The Strange Origins of the 'Mad Men' Theme Song
On Sunday night, Mad Men returned for it's 7th and final season. At the opening, the famous title credits played. They sounded, as usual, instantly familiar and completely iconic. But there's a strange story behind their creation. The Mad Men theme song wasn't written for Mad Men at all; it was actually originally an unknown rap song by DJ RJD2 and rapper Aceyalone:
It turns out that Matthew Weiner, the writer, director and producer of the show, is a TV genius in every way. "I choose almost every piece of music on the series," Weiner said in a 2012 interview with TV.com, "I am open to suggestions but usually not interested. I have a very personal relationship with music and am a delusional person to the degree that before the show existed, I kept a file in my iTunes of all the songs that could go one day in the show."

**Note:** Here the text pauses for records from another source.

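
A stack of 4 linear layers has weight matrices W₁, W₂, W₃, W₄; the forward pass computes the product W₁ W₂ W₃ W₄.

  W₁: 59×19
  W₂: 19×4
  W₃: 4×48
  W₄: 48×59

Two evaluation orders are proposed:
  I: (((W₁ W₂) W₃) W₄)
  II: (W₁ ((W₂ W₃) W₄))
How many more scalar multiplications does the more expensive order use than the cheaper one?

59305

Order I = (((W₁ W₂) W₃) W₄): (W₁ W₂): 59×19 by 19×4 → 59×4, cost 59·19·4 = 4484; ((W₁ W₂) W₃): 59×4 by 4×48 → 59×48, cost 59·4·48 = 11328; cumulative 15812; (((W₁ W₂) W₃) W₄): 59×48 by 48×59 → 59×59, cost 59·48·59 = 167088; cumulative 182900. Total 182900.
Order II = (W₁ ((W₂ W₃) W₄)): (W₂ W₃): 19×4 by 4×48 → 19×48, cost 19·4·48 = 3648; ((W₂ W₃) W₄): 19×48 by 48×59 → 19×59, cost 19·48·59 = 53808; cumulative 57456; (W₁ ((W₂ W₃) W₄)): 59×19 by 19×59 → 59×59, cost 59·19·59 = 66139; cumulative 123595. Total 123595.
Difference: |182900 − 123595| = 59305.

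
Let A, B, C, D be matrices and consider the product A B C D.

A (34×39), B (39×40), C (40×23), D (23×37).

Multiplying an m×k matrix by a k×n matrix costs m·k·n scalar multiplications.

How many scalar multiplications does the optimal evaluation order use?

95312

Adjacent pairs: AB = 34·39·40 = 53040; BC = 39·40·23 = 35880; CD = 40·23·37 = 34040.
Length 3: A..C: k=1: 0+35880+34·39·23=66378; k=2: 53040+0+34·40·23=84320 → min 66378 | B..D: k=2: 0+34040+39·40·37=91760; k=3: 35880+0+39·23·37=69069 → min 69069.
Length 4: A..D: k=1: 0+69069+34·39·37=118131; k=2: 53040+34040+34·40·37=137400; k=3: 66378+0+34·23·37=95312 → min 95312.
Optimal order: ((A (B C)) D) with cost 95312.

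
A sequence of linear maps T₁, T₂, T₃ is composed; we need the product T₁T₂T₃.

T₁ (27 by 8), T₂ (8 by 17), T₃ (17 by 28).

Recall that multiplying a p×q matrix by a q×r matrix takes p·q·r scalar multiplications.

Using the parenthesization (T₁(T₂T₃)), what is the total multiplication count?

(T₂T₃): 8×17 by 17×28 → 8×28, cost 8·17·28 = 3808
(T₁(T₂T₃)): 27×8 by 8×28 → 27×28, cost 27·8·28 = 6048; cumulative 9856
Total: 9856 scalar multiplications.

9856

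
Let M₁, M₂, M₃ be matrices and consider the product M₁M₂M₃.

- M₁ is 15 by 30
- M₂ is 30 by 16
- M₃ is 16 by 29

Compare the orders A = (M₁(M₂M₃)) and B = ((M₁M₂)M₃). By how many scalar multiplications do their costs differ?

12810

Order A = (M₁(M₂M₃)): (M₂M₃): 30×16 by 16×29 → 30×29, cost 30·16·29 = 13920; (M₁(M₂M₃)): 15×30 by 30×29 → 15×29, cost 15·30·29 = 13050; cumulative 26970. Total 26970.
Order B = ((M₁M₂)M₃): (M₁M₂): 15×30 by 30×16 → 15×16, cost 15·30·16 = 7200; ((M₁M₂)M₃): 15×16 by 16×29 → 15×29, cost 15·16·29 = 6960; cumulative 14160. Total 14160.
Difference: |26970 − 14160| = 12810.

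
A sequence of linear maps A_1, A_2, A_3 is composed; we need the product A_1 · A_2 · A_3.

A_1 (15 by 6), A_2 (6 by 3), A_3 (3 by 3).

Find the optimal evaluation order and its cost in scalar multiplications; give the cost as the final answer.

324

(A_1 · (A_2 · A_3)): cost 324.
((A_1 · A_2) · A_3): cost 405.
Optimal: (A_1 · (A_2 · A_3)) with cost 324.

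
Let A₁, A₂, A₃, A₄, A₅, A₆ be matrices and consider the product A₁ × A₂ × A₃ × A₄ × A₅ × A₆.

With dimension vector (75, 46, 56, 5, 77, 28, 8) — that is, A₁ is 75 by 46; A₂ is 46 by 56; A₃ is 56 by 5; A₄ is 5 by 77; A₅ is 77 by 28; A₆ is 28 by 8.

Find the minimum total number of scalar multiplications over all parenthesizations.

Adjacent pairs: A₁A₂ = 75·46·56 = 193200; A₂A₃ = 46·56·5 = 12880; A₃A₄ = 56·5·77 = 21560; A₄A₅ = 5·77·28 = 10780; A₅A₆ = 77·28·8 = 17248.
Length 3: A₁..A₃: k=1: 0+12880+75·46·5=30130; k=2: 193200+0+75·56·5=214200 → min 30130 | A₂..A₄: k=2: 0+21560+46·56·77=219912; k=3: 12880+0+46·5·77=30590 → min 30590 | A₃..A₅: k=3: 0+10780+56·5·28=18620; k=4: 21560+0+56·77·28=142296 → min 18620 | A₄..A₆: k=4: 0+17248+5·77·8=20328; k=5: 10780+0+5·28·8=11900 → min 11900.
Length 4: A₁..A₄: k=1: 0+30590+75·46·77=296240; k=2: 193200+21560+75·56·77=538160; k=3: 30130+0+75·5·77=59005 → min 59005 | A₂..A₅: k=2: 0+18620+46·56·28=90748; k=3: 12880+10780+46·5·28=30100; k=4: 30590+0+46·77·28=129766 → min 30100 | A₃..A₆: k=3: 0+11900+56·5·8=14140; k=4: 21560+17248+56·77·8=73304; k=5: 18620+0+56·28·8=31164 → min 14140.
Length 5: A₁..A₅: k=1: 0+30100+75·46·28=126700; k=2: 193200+18620+75·56·28=329420; k=3: 30130+10780+75·5·28=51410; k=4: 59005+0+75·77·28=220705 → min 51410 | A₂..A₆: k=2: 0+14140+46·56·8=34748; k=3: 12880+11900+46·5·8=26620; k=4: 30590+17248+46·77·8=76174; k=5: 30100+0+46·28·8=40404 → min 26620.
Length 6: A₁..A₆: k=1: 0+26620+75·46·8=54220; k=2: 193200+14140+75·56·8=240940; k=3: 30130+11900+75·5·8=45030; k=4: 59005+17248+75·77·8=122453; k=5: 51410+0+75·28·8=68210 → min 45030.
Optimal order: ((A₁ × (A₂ × A₃)) × ((A₄ × A₅) × A₆)) with cost 45030.

45030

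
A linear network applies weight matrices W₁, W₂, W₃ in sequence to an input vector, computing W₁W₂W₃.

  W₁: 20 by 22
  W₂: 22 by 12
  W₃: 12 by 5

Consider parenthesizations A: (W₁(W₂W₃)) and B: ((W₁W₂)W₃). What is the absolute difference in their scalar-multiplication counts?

2960

Order A = (W₁(W₂W₃)): (W₂W₃): 22×12 by 12×5 → 22×5, cost 22·12·5 = 1320; (W₁(W₂W₃)): 20×22 by 22×5 → 20×5, cost 20·22·5 = 2200; cumulative 3520. Total 3520.
Order B = ((W₁W₂)W₃): (W₁W₂): 20×22 by 22×12 → 20×12, cost 20·22·12 = 5280; ((W₁W₂)W₃): 20×12 by 12×5 → 20×5, cost 20·12·5 = 1200; cumulative 6480. Total 6480.
Difference: |3520 − 6480| = 2960.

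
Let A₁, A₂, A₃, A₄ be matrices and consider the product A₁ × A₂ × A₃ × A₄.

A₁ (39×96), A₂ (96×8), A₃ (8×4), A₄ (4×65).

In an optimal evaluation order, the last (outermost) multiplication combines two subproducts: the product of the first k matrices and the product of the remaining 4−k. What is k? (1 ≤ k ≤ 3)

Adjacent pairs: A₁A₂ = 39·96·8 = 29952; A₂A₃ = 96·8·4 = 3072; A₃A₄ = 8·4·65 = 2080.
Length 3: A₁..A₃: k=1: 0+3072+39·96·4=18048; k=2: 29952+0+39·8·4=31200 → min 18048 | A₂..A₄: k=2: 0+2080+96·8·65=52000; k=3: 3072+0+96·4·65=28032 → min 28032.
Top-level splits: k=1: (A₁..A₁)·(A₂..A₄) → 0+28032+39·96·65 = 271392; k=2: (A₁..A₂)·(A₃..A₄) → 29952+2080+39·8·65 = 52312; k=3: (A₁..A₃)·(A₄..A₄) → 18048+0+39·4·65 = 28188.
Best split is after A₃, i.e. k = 3.

3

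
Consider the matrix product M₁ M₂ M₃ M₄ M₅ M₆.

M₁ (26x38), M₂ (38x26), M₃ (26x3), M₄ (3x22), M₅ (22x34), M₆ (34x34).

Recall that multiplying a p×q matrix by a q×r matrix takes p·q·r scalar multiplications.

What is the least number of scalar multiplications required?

Adjacent pairs: M₁M₂ = 26·38·26 = 25688; M₂M₃ = 38·26·3 = 2964; M₃M₄ = 26·3·22 = 1716; M₄M₅ = 3·22·34 = 2244; M₅M₆ = 22·34·34 = 25432.
Length 3: M₁..M₃: k=1: 0+2964+26·38·3=5928; k=2: 25688+0+26·26·3=27716 → min 5928 | M₂..M₄: k=2: 0+1716+38·26·22=23452; k=3: 2964+0+38·3·22=5472 → min 5472 | M₃..M₅: k=3: 0+2244+26·3·34=4896; k=4: 1716+0+26·22·34=21164 → min 4896 | M₄..M₆: k=4: 0+25432+3·22·34=27676; k=5: 2244+0+3·34·34=5712 → min 5712.
Length 4: M₁..M₄: k=1: 0+5472+26·38·22=27208; k=2: 25688+1716+26·26·22=42276; k=3: 5928+0+26·3·22=7644 → min 7644 | M₂..M₅: k=2: 0+4896+38·26·34=38488; k=3: 2964+2244+38·3·34=9084; k=4: 5472+0+38·22·34=33896 → min 9084 | M₃..M₆: k=3: 0+5712+26·3·34=8364; k=4: 1716+25432+26·22·34=46596; k=5: 4896+0+26·34·34=34952 → min 8364.
Length 5: M₁..M₅: k=1: 0+9084+26·38·34=42676; k=2: 25688+4896+26·26·34=53568; k=3: 5928+2244+26·3·34=10824; k=4: 7644+0+26·22·34=27092 → min 10824 | M₂..M₆: k=2: 0+8364+38·26·34=41956; k=3: 2964+5712+38·3·34=12552; k=4: 5472+25432+38·22·34=59328; k=5: 9084+0+38·34·34=53012 → min 12552.
Length 6: M₁..M₆: k=1: 0+12552+26·38·34=46144; k=2: 25688+8364+26·26·34=57036; k=3: 5928+5712+26·3·34=14292; k=4: 7644+25432+26·22·34=52524; k=5: 10824+0+26·34·34=40880 → min 14292.
Optimal order: ((M₁ (M₂ M₃)) ((M₄ M₅) M₆)) with cost 14292.

14292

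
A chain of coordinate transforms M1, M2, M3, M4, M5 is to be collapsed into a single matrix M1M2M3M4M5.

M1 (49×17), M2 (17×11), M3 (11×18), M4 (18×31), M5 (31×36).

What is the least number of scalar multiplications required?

46981

Adjacent pairs: M1M2 = 49·17·11 = 9163; M2M3 = 17·11·18 = 3366; M3M4 = 11·18·31 = 6138; M4M5 = 18·31·36 = 20088.
Length 3: M1..M3: k=1: 0+3366+49·17·18=18360; k=2: 9163+0+49·11·18=18865 → min 18360 | M2..M4: k=2: 0+6138+17·11·31=11935; k=3: 3366+0+17·18·31=12852 → min 11935 | M3..M5: k=3: 0+20088+11·18·36=27216; k=4: 6138+0+11·31·36=18414 → min 18414.
Length 4: M1..M4: k=1: 0+11935+49·17·31=37758; k=2: 9163+6138+49·11·31=32010; k=3: 18360+0+49·18·31=45702 → min 32010 | M2..M5: k=2: 0+18414+17·11·36=25146; k=3: 3366+20088+17·18·36=34470; k=4: 11935+0+17·31·36=30907 → min 25146.
Length 5: M1..M5: k=1: 0+25146+49·17·36=55134; k=2: 9163+18414+49·11·36=46981; k=3: 18360+20088+49·18·36=70200; k=4: 32010+0+49·31·36=86694 → min 46981.
Optimal order: ((M1M2)((M3M4)M5)) with cost 46981.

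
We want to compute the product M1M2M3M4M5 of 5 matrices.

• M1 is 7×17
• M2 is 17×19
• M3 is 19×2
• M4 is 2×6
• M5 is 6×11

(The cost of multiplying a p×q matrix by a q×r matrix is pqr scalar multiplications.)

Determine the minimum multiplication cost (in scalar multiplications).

1170

Adjacent pairs: M1M2 = 7·17·19 = 2261; M2M3 = 17·19·2 = 646; M3M4 = 19·2·6 = 228; M4M5 = 2·6·11 = 132.
Length 3: M1..M3: k=1: 0+646+7·17·2=884; k=2: 2261+0+7·19·2=2527 → min 884 | M2..M4: k=2: 0+228+17·19·6=2166; k=3: 646+0+17·2·6=850 → min 850 | M3..M5: k=3: 0+132+19·2·11=550; k=4: 228+0+19·6·11=1482 → min 550.
Length 4: M1..M4: k=1: 0+850+7·17·6=1564; k=2: 2261+228+7·19·6=3287; k=3: 884+0+7·2·6=968 → min 968 | M2..M5: k=2: 0+550+17·19·11=4103; k=3: 646+132+17·2·11=1152; k=4: 850+0+17·6·11=1972 → min 1152.
Length 5: M1..M5: k=1: 0+1152+7·17·11=2461; k=2: 2261+550+7·19·11=4274; k=3: 884+132+7·2·11=1170; k=4: 968+0+7·6·11=1430 → min 1170.
Optimal order: ((M1(M2M3))(M4M5)) with cost 1170.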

But for all his organization, the show's theme was a complete accident. Before Weiner stumbled across famed producer RJD2 and rapper Aceyalone's 2006 rap song, "A Beautiful Mine," the opening credits for Mad Men’s pilot were originally set to a Beck song. Beck turned down contract after contract that the show's creators handed him. In an interview, he recalled his total lack of faith: "It's about ad executives in the '60s? They’re going to make a show about that? Really? Um, I don't think so."
But one fateful day, Weiner was driving listening to Marketplace on NPR when he heard an instrumental version of RJD2's song playing as a segue between two stories. He immediately called his assistant who helped him identify the song. "[W]e listened to it, and it had everything to it: Big old movie quality to it, and updated beat to it, it had drama. I just loved it."
RJD2's version was chopped up and rearranged by the show's producers to the point where when he first heard it he didn't entirely recognize it. But it quickly became an iconic symbol of the show:
Had the song not been tapped to become the Mad Men theme, though, it would have surely receded into obscurity because the rap is, frankly, terrible. The lyrics are sort of mediocre and Aceyalone sounds kind of like he can't catch the otherwise fantastic beat. Weiner reined in RJD2, too: the original song also featured a tedious synth harmonium outro that, frankly, we're better off without.
But like the miraculous success of the show itself, the song dodged a life of total anonymity thanks to NPR and some downtown traffic. Now, from a stroke of luck and Mad Men's genius, it's one of the most important television theme songs of all time.